Honeymoon Part 2a: Vienna Clock Museum

That's right, CLOCK MUSEUM!!! One of the many amazing things was that a lot of the clocks have been maintained and are still functioning, so every hour a bunch of them go off at once and it is glorious.
LOOK AT ALL THESE AWESOME OLD CLOCKS!!
 The oldest clock in the museum was from the 14th century, and it looks awesome:
Whole thing
Close up
The biggest was the old mechanism from the clock at St.

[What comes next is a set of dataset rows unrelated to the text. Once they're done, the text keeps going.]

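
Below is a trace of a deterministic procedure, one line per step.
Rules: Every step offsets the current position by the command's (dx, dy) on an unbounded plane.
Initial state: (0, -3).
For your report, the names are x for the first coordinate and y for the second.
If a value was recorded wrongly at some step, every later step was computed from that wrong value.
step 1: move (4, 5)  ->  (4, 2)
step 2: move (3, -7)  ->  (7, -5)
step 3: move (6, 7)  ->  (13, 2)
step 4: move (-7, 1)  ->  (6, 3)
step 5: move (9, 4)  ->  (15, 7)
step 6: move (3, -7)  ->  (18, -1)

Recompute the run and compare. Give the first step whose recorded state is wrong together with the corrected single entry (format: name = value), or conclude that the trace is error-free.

step 6, y = 0

1. x = 0 + (4) = 4, y = -3 + (5) = 2 (matches)
2. x = 4 + (3) = 7, y = 2 + (-7) = -5 (no discrepancy)
3. x = 7 + (6) = 13, y = -5 + (7) = 2 (agrees with the trace)
4. x = 13 + (-7) = 6, y = 2 + (1) = 3 (verified)
5. x = 6 + (9) = 15, y = 3 + (4) = 7 (same as recorded)
6. x = 15 + (3) = 18, y = 7 + (-7) = 0 (not what was recorded)
Conclusion: step 6 carries the first error; the entry should be y = 0.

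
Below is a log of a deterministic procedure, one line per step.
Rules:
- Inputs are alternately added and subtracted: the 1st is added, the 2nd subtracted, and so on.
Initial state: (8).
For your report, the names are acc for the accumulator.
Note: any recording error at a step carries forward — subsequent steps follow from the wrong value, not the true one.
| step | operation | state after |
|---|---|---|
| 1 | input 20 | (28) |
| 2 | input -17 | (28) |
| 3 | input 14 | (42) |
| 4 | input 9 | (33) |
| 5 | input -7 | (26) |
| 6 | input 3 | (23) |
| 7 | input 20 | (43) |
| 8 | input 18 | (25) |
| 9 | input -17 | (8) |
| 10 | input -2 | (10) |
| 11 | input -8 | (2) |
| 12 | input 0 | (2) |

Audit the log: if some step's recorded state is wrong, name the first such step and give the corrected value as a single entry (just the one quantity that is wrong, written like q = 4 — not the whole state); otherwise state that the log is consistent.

step 2, acc = 45

Recomputing the run from the initial state:
step 1: acc = 28
step 2: acc = 45
step 3: acc = 59
step 4: acc = 50
step 5: acc = 43
step 6: acc = 40
step 7: acc = 60
step 8: acc = 42
step 9: acc = 25
step 10: acc = 27
step 11: acc = 19
step 12: acc = 19
The first disagreement with the log is at step 2, where the value should be acc = 45.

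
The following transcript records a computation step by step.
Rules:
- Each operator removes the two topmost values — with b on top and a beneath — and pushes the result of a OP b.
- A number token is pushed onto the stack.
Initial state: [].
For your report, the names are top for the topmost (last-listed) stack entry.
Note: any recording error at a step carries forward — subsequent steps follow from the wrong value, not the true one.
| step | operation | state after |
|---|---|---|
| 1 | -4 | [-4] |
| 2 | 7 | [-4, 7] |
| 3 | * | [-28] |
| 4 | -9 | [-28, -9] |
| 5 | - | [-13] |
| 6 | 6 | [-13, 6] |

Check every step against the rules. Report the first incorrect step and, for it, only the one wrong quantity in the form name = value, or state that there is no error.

1. push -4: top = -4 (in agreement)
2. push 7: top = 7 (in agreement)
3. -4 * 7 = -28 (confirmed correct)
4. push -9: top = -9 (no discrepancy)
5. -28 - -9 = -19 (first mismatch against the transcript)
Conclusion: step 5 carries the first error; the entry should be top = -19.

step 5, top = -19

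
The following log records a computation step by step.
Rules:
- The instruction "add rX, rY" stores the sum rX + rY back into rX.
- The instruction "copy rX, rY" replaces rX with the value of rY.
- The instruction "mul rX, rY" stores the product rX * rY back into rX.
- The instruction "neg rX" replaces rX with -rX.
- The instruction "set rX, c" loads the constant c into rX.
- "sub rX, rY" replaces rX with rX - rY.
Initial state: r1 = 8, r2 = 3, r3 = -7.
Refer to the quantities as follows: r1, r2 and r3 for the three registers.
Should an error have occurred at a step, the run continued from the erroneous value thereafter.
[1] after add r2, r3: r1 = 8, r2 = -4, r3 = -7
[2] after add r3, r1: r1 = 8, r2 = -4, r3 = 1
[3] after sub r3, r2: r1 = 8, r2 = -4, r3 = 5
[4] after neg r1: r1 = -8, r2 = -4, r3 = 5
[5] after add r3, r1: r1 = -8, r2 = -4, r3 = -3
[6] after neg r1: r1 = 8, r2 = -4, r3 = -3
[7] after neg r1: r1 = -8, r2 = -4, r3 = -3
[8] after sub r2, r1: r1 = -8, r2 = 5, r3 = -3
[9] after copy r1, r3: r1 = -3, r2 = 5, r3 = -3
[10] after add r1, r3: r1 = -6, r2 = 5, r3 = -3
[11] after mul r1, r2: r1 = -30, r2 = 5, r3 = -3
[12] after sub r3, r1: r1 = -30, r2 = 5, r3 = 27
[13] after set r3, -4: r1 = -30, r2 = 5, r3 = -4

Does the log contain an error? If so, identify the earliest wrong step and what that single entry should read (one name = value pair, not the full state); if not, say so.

step 8, r2 = 4

1. r2 = 3 + -7 = -4 (matches)
2. r3 = -7 + 8 = 1 (matches)
3. r3 = 1 - -4 = 5 (in agreement)
4. r1 = -(8) = -8 (exactly as logged)
5. r3 = 5 + -8 = -3 (same as recorded)
6. r1 = -(-8) = 8 (consistent with the log)
7. r1 = -(8) = -8 (verified)
8. r2 = -4 - -8 = 4 (the log has a different value)
That makes step 8 the first incorrect line — r2 = 4 is what it should show.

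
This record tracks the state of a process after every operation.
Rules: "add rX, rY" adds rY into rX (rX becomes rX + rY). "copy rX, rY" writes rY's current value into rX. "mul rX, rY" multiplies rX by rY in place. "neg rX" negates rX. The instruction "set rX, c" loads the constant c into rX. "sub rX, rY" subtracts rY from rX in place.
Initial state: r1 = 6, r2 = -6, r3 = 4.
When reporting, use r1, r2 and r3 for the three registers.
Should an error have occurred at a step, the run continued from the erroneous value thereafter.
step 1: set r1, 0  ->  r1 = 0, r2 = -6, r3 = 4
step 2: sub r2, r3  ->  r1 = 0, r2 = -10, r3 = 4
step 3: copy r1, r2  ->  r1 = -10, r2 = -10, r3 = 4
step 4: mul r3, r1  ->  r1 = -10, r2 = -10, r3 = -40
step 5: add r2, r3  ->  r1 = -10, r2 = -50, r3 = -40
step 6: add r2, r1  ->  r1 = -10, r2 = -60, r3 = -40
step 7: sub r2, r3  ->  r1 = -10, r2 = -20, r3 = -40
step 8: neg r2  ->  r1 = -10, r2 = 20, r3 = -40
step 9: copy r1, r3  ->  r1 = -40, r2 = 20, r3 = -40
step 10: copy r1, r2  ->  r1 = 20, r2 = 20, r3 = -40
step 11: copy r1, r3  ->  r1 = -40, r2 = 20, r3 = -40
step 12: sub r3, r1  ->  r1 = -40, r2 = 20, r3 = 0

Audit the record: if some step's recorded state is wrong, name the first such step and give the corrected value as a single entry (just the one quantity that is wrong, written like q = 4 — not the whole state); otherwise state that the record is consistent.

step 1: r1 = 0 -> matches
step 2: r2 = -6 - 4 = -10 -> agrees with the record
step 3: r1 = -10 -> checks out
step 4: r3 = 4 * -10 = -40 -> same as recorded
step 5: r2 = -10 + -40 = -50 -> in agreement
step 6: r2 = -50 + -10 = -60 -> agrees with the record
step 7: r2 = -60 - -40 = -20 -> checks out
step 8: r2 = -(-20) = 20 -> confirmed correct
step 9: r1 = -40 -> confirmed correct
step 10: r1 = 20 -> verified
step 11: r1 = -40 -> verified
step 12: r3 = -40 - -40 = 0 -> confirmed correct
Nothing is out of place; the run is error-free.

no error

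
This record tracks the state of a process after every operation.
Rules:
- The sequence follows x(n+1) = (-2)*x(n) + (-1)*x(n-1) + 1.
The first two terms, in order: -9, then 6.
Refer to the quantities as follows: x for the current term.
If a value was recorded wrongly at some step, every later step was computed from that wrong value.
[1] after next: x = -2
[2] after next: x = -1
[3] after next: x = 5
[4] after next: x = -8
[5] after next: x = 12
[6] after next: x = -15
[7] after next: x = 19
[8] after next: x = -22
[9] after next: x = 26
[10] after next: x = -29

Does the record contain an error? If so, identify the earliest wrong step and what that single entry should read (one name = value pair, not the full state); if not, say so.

no error

Recomputing the run from the initial state:
step 1: x = -2
step 2: x = -1
step 3: x = 5
step 4: x = -8
step 5: x = 12
step 6: x = -15
step 7: x = 19
step 8: x = -22
step 9: x = 26
step 10: x = -29
This matches the record at every step.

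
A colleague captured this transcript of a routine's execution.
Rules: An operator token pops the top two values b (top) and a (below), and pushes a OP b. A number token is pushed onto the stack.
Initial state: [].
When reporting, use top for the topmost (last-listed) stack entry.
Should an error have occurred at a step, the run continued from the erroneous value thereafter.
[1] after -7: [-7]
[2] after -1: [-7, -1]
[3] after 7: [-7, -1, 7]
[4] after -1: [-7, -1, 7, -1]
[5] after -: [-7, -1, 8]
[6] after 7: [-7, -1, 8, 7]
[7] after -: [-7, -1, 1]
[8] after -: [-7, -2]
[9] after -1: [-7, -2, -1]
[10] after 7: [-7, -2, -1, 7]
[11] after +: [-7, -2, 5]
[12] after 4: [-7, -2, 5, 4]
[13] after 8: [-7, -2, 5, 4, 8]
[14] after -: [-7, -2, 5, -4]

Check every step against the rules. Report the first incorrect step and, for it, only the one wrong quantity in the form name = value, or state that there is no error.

Step 1: push -7: top = -7 — consistent with the transcript.
Step 2: push -1: top = -1 — verified.
Step 3: push 7: top = 7 — agrees with the transcript.
Step 4: push -1: top = -1 — same as recorded.
Step 5: 7 - -1 = 8 — matches.
Step 6: push 7: top = 7 — exactly as logged.
Step 7: 8 - 7 = 1 — consistent with the transcript.
Step 8: -1 - 1 = -2 — same as recorded.
Step 9: push -1: top = -1 — agrees with the transcript.
Step 10: push 7: top = 7 — agrees with the transcript.
Step 11: -1 + 7 = 6 — a discrepancy with the transcript.
Conclusion: step 11 carries the first error; the entry should be top = 6.

step 11, top = 6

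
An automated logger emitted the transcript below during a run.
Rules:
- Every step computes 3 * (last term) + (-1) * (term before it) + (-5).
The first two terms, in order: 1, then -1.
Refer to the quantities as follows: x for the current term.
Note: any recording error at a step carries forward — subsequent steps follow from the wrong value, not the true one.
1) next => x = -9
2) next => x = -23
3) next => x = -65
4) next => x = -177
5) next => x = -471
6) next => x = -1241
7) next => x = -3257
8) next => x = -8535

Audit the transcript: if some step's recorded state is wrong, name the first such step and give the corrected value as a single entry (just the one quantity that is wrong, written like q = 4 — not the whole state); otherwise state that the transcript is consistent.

Recomputing the run from the initial state:
step 1: x = -9
step 2: x = -31
step 3: x = -89
step 4: x = -241
step 5: x = -639
step 6: x = -1681
step 7: x = -4409
step 8: x = -11551
The first disagreement with the transcript is at step 2, where the value should be x = -31.

step 2, x = -31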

Stephen's (the big old cathedral we saw) in the 1600s:

This is a canopy clock, you would attach it to the poster of your canopy bed, and then you could read it while lying on your back and looking up:

These are really pretty old clocks:

This is an old Japanese sliding clock. The deal is that there were always there same number of hours of day and night, even when day/night were different lengths - so "one hour" of the day during the summer was much longer than "one hour" during the winter. The sliding mechanism allows you to adjust the hour length accordingly:
 These are more awesome old clocks:
A lot of the clocks had astronomical/astrological components to them as well, so they told you not just the time but also things about the solar system:
Astronomical clock...
...closeup of its face
Another astronomical clock...
...and its face as well
There were lots of beautiful grandfather clocks:

Clocks that are part of paintings:
Can you find the clock?
How about this one?
Some extraordinarily elaborate cuckoo clocks from the Black Forest:
There was one crazy old clockmaker's attempt to make a clock that told the date/time according to pretty much every calendar/time-telling system in existence:
This cabinet is taller than me
Closeup of all the faces
Super closeup of one face
Some of the clocks were like elaborate artworks:

My favorites were the ones where you could see all the tiny little gears
Technology is definitely the closest thing Muggles have to magic.